Lead singer strikes at the heart with 'Superman,' a song about the depths of love and death.

[Editor's note: Over the holiday season, SonicNet is looking back at 1999's top stories, chosen by our editors and writers. This story originally ran on Sunday, May 30.]

Editorial Director Michael Goldberg writes:

For the past two months, I've been listening to "Waiting for a Superman" (RealAudio excerpt), a song off the Flaming Lips' amazing upcoming album, The Soft Bulletin, which will be released in late June.

The music itself, which has a funeral-march feel combined with an extraordinarily affecting vocal from its composer, Flaming Lips leader Wayne Coyne, is what hooked me at first. But then the song began to resonate in me in a new way. The feeling came from a key lyric that touched me, and continues to touch so strongly.

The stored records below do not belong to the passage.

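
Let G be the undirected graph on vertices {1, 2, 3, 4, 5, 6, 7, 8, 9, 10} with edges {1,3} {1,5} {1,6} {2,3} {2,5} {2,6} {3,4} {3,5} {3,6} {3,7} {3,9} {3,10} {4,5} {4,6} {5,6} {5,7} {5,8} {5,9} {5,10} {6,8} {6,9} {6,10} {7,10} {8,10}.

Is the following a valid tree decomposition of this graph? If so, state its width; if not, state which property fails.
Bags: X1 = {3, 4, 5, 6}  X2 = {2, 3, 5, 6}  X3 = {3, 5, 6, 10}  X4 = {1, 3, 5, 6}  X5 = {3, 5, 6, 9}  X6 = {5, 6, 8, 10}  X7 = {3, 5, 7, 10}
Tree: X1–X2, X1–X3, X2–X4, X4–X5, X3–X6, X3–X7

Yes; width 3.

Every vertex of G appears in some bag (union = {1, 2, 3, 4, 5, 6, 7, 8, 9, 10}); every edge is covered by a bag; and for each vertex v the set of bags containing v is connected in the bag tree. The decomposition is therefore valid. The largest bag has 4 vertices, so the width is 3.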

Until recently, I assumed the song was about a relationship between a guy and a girl. "Is it getting heavy?," goes the lyric. Then in answer: "Well I thought it was already as heavy as can be."

For me, that is certainly part of what the song is about. Maybe because my own relationship is pretty heavy these days. And I mean that in the best possible way.

But singer Wayne Coyne wasn't writing about a romantic relationship; the song was inspired by the death of his father, who succumbed to cancer last year (RealAudio excerpt of interview). Explaining the album, Coyne recently told SonicNet Music News Senior Writer Gil Kaufman, "there is a theme of analyzing the depths of love and death ... and love's impact on your life."

Coyne went on to talk about the nightmare of seeing his father dying, day by day. That's really heavy. I know, because both my parents died of cancer, my father in late 1992 and my mother last September.

Heavy? You want to talk about heavy.

Watching someone you love die of cancer is one of the most heart-wrenching experiences you can have. First there's the shock of learning that the person has cancer. The doctor talks guardedly about the possibility of trumping the disease. Perhaps chemotherapy will help. So you put the patient through chemo treatments. Their hair falls out. They feel weak. They can't eat. They're sick to their stomach.

It doesn't help. They're getting worse. "Is it getting heavy? Well I thought it was already as heavy as can be."

Death comes as a relief? Almost. As my mother got closer to the end of her life, she started asking me, each day, sometimes over and over, when death would come. Anything would be better than dealing with the cancer, she said.

Now, when I listen to "Waiting for a Superman," two stories unfold. The first is about love. And about two people struggling to understand each other and come together and hang together through the good times and the bad times.

The second is about death. About being there for a father or mother as life ebbs away.

* * *

On a more upbeat note, as you may already know, MTV Networks has acquired SonicNet, Inc. All our websites — SonicNet, Addicted To Noise, Cinemachine, Streamland and others — will be part of a new company, MTV Networks Online Music Ventures.

Together, this new company's websites attract many more music fans each day than any other music sites on the Web. The Web was barely 6 months old — and was known only to a handful of computer geeks — when, in the fall of 1993, I imagined a cybermusic outpost.

The idea was a place where people who loved cool music could go for music news, interviews with artists, album reviews, opinionated columns and the music itself.

I launched the site a year later; I called it Addicted To Noise. Within a month music fans from more than 50 countries were visiting ATN.

For nearly five years, I and many others — first at Addicted To Noise, then at SonicNet — have been experimenting, figuring out ways to deliver information and entertainment to music fans in what is still a new and exciting medium: the Internet.

Now, as part of MTV Networks Online Music Ventures, I believe we're going to take a quantum leap forward. The first five years have been the most amazing of my entire professional life.

We — all the folks on both coasts who are SonicNet — have done amazing things, from cybercasting the Tibetan Freedom Concert to creating the best daily music news service, online or off, in the world.

But let me tell ya, you ain't seen nothin' yet.